O culto ao mártir São Severino

A menção do Santo mártir Severino no Martirológio Romano de 1930, com festa no dia 8 de novembro, e sua descrição como soldado romano martirizado sob Diocleciano – cujas relíquias se conservaram nas catacumbas romanas – parece relacionada com os quatro mártires romanos da Via Labicana.

Os mártires da Panônia, em Santi Quattro Coronati, Roma.

O culto destes quatro mártires se perdeu, misturado, desde os séculos VI/VII, com a memória dos santos mártires de Panônia (os famosos "Quatro Coroados" da basílica de Monte Celio, próxima à Via Labicana), cujos restos teriam sido transladados por ocasião das invasões bárbaras e cujo culto tinha prosperado na Urbe a partir do final do século V e ao longo do século VI.

Essa assimilação de cultos, explicaria o nome de Severino: seria o equivalente a Severiano, nome atribuído a um dos mártires da Panônia (tomado, por sua vez, a partir do século VII, de um dos componentes de outro grupo de "quatro mártires", neste caso, de Albano).

Tal emaranhado no Martirológio entre os "Quatro Coroados" de Panônia (que depois viriam a ser cinco), os quatro mártires romanos da Via Labicana e os quatro mártires de Albano suscitaram inumeráveis estudos históricos e hagiográficos desde o principio do século XX. Deste modo, foi possível reconstruir, com bastante certeza, os nomes dos mártires de Panônia (que hoje aparecem no Martirológio com festa no dia 8 de novembro) e de Albano, (cuja memória é celebra outro dia), e ficou confirmada a perda do registro dos nomes dos quatro mártires romanos na Via Labicana, o que levou à sua saída da última edição do Martirológio Romano. Como se sabe, os sucessivos Martirológios Romanos do século XX foram experimentando mudanças, para poder acolher paulatinamente o resultado dos estudos históricos.

Provavelmente, o São Severino mártir, cujos restos Gregório XVI concede à igreja napolitana dos Santos Francisco e Mateus e que o cardeal Marcello Mimmi cedeu ao Opus Dei em 1957, é um dos santos mártires romanos da Via Labicana, cuja memória, durantes séculos, foi celebrada unida à dos mártires de Panônia, em 8 de novembro e de quem não conhecemos os nomes.
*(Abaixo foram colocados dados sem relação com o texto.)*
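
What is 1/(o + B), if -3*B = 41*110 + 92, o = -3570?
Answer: -1/5104 ≈ -0.00019592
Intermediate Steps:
B = -1534 (B = -(41*110 + 92)/3 = -(4510 + 92)/3 = -1/3*4602 = -1534)
1/(o + B) = 1/(-3570 - 1534) = 1/(-5104) = -1/5104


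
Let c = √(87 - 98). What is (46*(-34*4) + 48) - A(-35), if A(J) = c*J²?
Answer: -6208 - 1225*I*√11 ≈ -6208.0 - 4062.9*I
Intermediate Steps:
c = I*√11 (c = √(-11) = I*√11 ≈ 3.3166*I)
A(J) = I*√11*J² (A(J) = (I*√11)*J² = I*√11*J²)
(46*(-34*4) + 48) - A(-35) = (46*(-34*4) + 48) - I*√11*(-35)² = (46*(-136) + 48) - I*√11*1225 = (-6256 + 48) - 1225*I*√11 = -6208 - 1225*I*√11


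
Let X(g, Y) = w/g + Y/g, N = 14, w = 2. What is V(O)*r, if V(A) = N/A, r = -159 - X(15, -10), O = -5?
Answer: 33278/75 ≈ 443.71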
Nesse caso, deveríamos situar a fonte dos dados atribuídos a são Severino – um soldado mártir da perseguição de Diocleciano – como sendo o antiquíssimo culto romano aos quatro mártires da Via Labicana, bem como a data de 8 de novembro como seu dies natalis. O nome de Severino seria fruto da sua associação ao culto romano aos "Quatro Coroados", sendo um deles, como já comentamos, venerado com o nome de Severiano. Com o tempo, no entanto, na basílica do Celio dedicada e estes mártires, seu culto foi sendo esquecido. De fato, era quase inexistente no século XIX, quando o papa Gregório XVI concedeu as "relíquias de são Severino" a Nápoles.

Determinar agora se, no caso de que procedessem do Celio, as relíquias de são Severino corresponderiam a um dos "Coroados" ou a um dos mártires da Via Lubicana é quase impossível, ainda que tudo indica que, no momento em que Gregório XVI as entregou – esquecido pelo culto aos mártires da Via Labicana -, Severino era o nome atribuído a um dos mártires de Panônia e não ao mártir romano.

Se fosse demonstrado que as relíquias não procedem do Celio, mas que Gregório XVI as retirou diretamente das catacumbas, poderia se concluir que a identificação desse "Severino" com o da festa de 8 de novembro é puramente casual e que, portanto, não é possível atribuir a ele nem um nome nem uma história. Entre os séculos XVII e XX era frequente levar restos das catacumbas (todos considerados como sendo de mártires) e atribuir-lhes arbitrariamente um nome. A Congregação para o Culto divino e a Disciplina dos Sacramentos, ao insistir em recordar o dia 8 de novembro como dia da celebração de São Severino, quis apostar por sua vinculação com a antiquíssima tradição dos quatro mártires da Via Labicana, celebrados durante séculos nessa data. Somente nos resta esperar que as considerações anteriores animem algum historiador ou liturgista a realizar uma pesquisa científica mais ampla e profunda sobre o tema.